ARouter adds minimal latency through:
  • Edge computing: Gateway nodes are deployed globally to stay as close as possible to your application
  • Efficient caching: User credentials and API key data are cached at the edge to avoid database roundtrips on every request
  • Optimized routing: Provider selection and key pool lookup are designed to complete in single-digit milliseconds
The gateway overhead on a typical request is well under 50ms.

Performance Considerations

Cache Warming

When edge caches are cold (typically during the first 1–2 minutes after a deployment or in a new region), you may experience slightly higher latency as caches warm up. This normalizes quickly.

Credit Balance Checks

To maintain accurate billing and prevent overages, ARouter performs additional database checks when:
  • A user’s credit balance is in single-digit dollars
  • An API key is approaching its configured credit limit
Caches are invalidated more aggressively under these conditions, increasing latency until more credits are added. To avoid this:
  • Maintain a healthy credit balance (recommended minimum: $10–20)
  • Set up auto-topup or periodic billing alerts

Multi-Model Routing Latency

When using ordered candidate model lists, if the first candidate is unavailable, ARouter routes to the next model. A failed first attempt adds latency to that request. ARouter tracks provider health continuously and routes around known-unavailable providers to minimize how often this occurs.

Best Practices

1. Use Streaming

For user-facing applications, use streaming responses to reduce perceived latency. The first token arrives sooner than the full response, making the application feel faster even if total generation time is the same. See Streaming.

2. Use Prompt Caching

For requests with repetitive prefixes (system prompts, few-shot examples, large documents), enable prompt caching. Cached tokens are served at significantly lower latency and reduced cost. See Prompt Caching.

3. Choose the Right Model

Smaller models are faster. If your use case doesn’t require the highest capability, a smaller model (e.g., google/gemini-2.5-flash, anthropic/claude-haiku-4-5) can reduce latency by 2–5x compared to the largest variants.

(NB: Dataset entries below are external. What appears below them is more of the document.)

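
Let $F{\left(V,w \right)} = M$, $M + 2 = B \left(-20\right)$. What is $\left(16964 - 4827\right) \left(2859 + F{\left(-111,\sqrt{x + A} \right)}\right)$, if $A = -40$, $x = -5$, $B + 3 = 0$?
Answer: $35403629$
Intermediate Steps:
$B = -3$ ($B = -3 + 0 = -3$)
$M = 58$ ($M = -2 - -60 = -2 + 60 = 58$)
$F{\left(V,w \right)} = 58$
$\left(16964 - 4827\right) \left(2859 + F{\left(-111,\sqrt{x + A} \right)}\right) = \left(16964 - 4827\right) \left(2859 + 58\right) = 12137 \cdot 2917 = 35403629$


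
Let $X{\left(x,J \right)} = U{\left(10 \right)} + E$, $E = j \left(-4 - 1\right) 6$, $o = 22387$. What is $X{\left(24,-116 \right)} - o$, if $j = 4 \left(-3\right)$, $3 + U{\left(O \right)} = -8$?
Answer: $-22038$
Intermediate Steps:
$U{\left(O \right)} = -11$ ($U{\left(O \right)} = -3 - 8 = -11$)
$j = -12$
$E = 360$ ($E = - 12 \left(-4 - 1\right) 6 = - 12 \left(\left(-5\right) 6\right) = \left(-12\right) \left(-30\right) = 360$)
$X{\left(x,J \right)} = 349$ ($X{\left(x,J \right)} = -11 + 360 = 349$)
$X{\left(24,-116 \right)} - o = 349 - 22387 = -22038$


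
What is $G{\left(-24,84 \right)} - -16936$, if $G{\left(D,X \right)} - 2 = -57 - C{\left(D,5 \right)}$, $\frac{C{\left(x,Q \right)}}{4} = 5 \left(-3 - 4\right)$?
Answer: $17021$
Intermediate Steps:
$C{\left(x,Q \right)} = -140$ ($C{\left(x,Q \right)} = 4 \cdot 5 \left(-3 - 4\right) = 4 \cdot 5 \left(-7\right) = 4 \left(-35\right) = -140$)
$G{\left(D,X \right)} = 85$ ($G{\left(D,X \right)} = 2 - -83 = 2 + \left(-57 + 140\right) = 2 + 83 = 85$)
$G{\left(-24,84 \right)} - -16936 = 85 - -16936 = 85 + 16936 = 17021$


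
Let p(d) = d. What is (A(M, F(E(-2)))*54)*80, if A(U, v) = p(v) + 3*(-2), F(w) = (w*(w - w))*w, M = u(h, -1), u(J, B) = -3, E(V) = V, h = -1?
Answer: -25920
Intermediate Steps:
M = -3
F(w) = 0 (F(w) = (w*0)*w = 0*w = 0)
A(U, v) = -6 + v (A(U, v) = v + 3*(-2) = v - 6 = -6 + v)
(A(M, F(E(-2)))*54)*80 = ((-6 + 0)*54)*80 = -6*54*80 = -324*80 = -25920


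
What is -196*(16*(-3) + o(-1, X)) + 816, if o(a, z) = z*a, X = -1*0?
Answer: 10224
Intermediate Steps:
X = 0
o(a, z) = a*z
-196*(16*(-3) + o(-1, X)) + 816 = -196*(16*(-3) - 1*0) + 816 = -196*(-48 + 0) + 816 = -196*(-48) + 816 = 9408 + 816 = 10224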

4. Use :nitro Provider Variants

For latency-critical workloads, append :nitro to a model ID to prefer high-throughput provider endpoints:
{ "model": "anthropic/claude-sonnet-4-6:nitro" }
:nitro routes to the provider configuration optimized for maximum throughput and lowest time-to-first-token. See Provider Routing for details.

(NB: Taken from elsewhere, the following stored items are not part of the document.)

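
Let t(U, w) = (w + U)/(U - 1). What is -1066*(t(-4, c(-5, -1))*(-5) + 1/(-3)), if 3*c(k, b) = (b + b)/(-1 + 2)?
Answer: 5330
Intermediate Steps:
c(k, b) = 2*b/3 (c(k, b) = ((b + b)/(-1 + 2))/3 = ((2*b)/1)/3 = ((2*b)*1)/3 = (2*b)/3 = 2*b/3)
t(U, w) = (U + w)/(-1 + U)
-1066*(t(-4, c(-5, -1))*(-5) + 1/(-3)) = -1066*(((-4 + (2/3)*(-1))/(-1 - 4))*(-5) + 1/(-3)) = -1066*(((-4 - 2/3)/(-5))*(-5) - 1/3) = -1066*(-1/5*(-14/3)*(-5) - 1/3) = -1066*((14/15)*(-5) - 1/3) = -1066*(-14/3 - 1/3) = -1066*(-5) = 5330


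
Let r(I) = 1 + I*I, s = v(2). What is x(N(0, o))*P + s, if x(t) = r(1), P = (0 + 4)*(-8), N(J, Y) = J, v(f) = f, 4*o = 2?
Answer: -62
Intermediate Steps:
o = ½ (o = (¼)*2 = ½ ≈ 0.50000)
P = -32 (P = 4*(-8) = -32)
s = 2
r(I) = 1 + I²
x(t) = 2 (x(t) = 1 + 1² = 1 + 1 = 2)
x(N(0, o))*P + s = 2*(-32) + 2 = -64 + 2 = -62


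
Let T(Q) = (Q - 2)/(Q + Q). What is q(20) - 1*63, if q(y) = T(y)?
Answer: -1251/20 ≈ -62.550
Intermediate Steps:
T(Q) = (-2 + Q)/(2*Q) (T(Q) = (-2 + Q)/((2*Q)) = (-2 + Q)*(1/(2*Q)) = (-2 + Q)/(2*Q))
q(y) = (-2 + y)/(2*y)
q(20) - 1*63 = (1/2)*(-2 + 20)/20 - 1*63 = (1/2)*(1/20)*18 - 63 = 9/20 - 63 = -1251/20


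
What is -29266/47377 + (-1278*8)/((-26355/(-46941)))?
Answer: -7579389265666/416206945 ≈ -18211.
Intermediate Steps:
-29266/47377 + (-1278*8)/((-26355/(-46941))) = -29266*1/47377 - 10224/((-26355*(-1/46941))) = -29266/47377 - 10224/8785/15647 = -29266/47377 - 10224*15647/8785 = -29266/47377 - 159974928/8785 = -7579389265666/416206945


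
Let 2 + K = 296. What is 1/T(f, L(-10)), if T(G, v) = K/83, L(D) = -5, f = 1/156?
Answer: 83/294 ≈ 0.28231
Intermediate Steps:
K = 294 (K = -2 + 296 = 294)
f = 1/156 ≈ 0.0064103
T(G, v) = 294/83
1/T(f, L(-10)) = 1/(294/83) = 83/294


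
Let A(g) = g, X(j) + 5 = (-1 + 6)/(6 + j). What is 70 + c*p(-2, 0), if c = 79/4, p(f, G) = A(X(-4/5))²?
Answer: 1060255/2704 ≈ 392.11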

5. Maintain a Healthy Credit Balance

Keeping your credit balance above a reasonable threshold (≥$10) prevents aggressive cache invalidation during billing checks, which can add measurable latency.

Measuring Performance

Use the x-response-time response header (if present) or measure round-trip time in your client to benchmark. ARouter also surfaces per-request latency data in your Activity feed.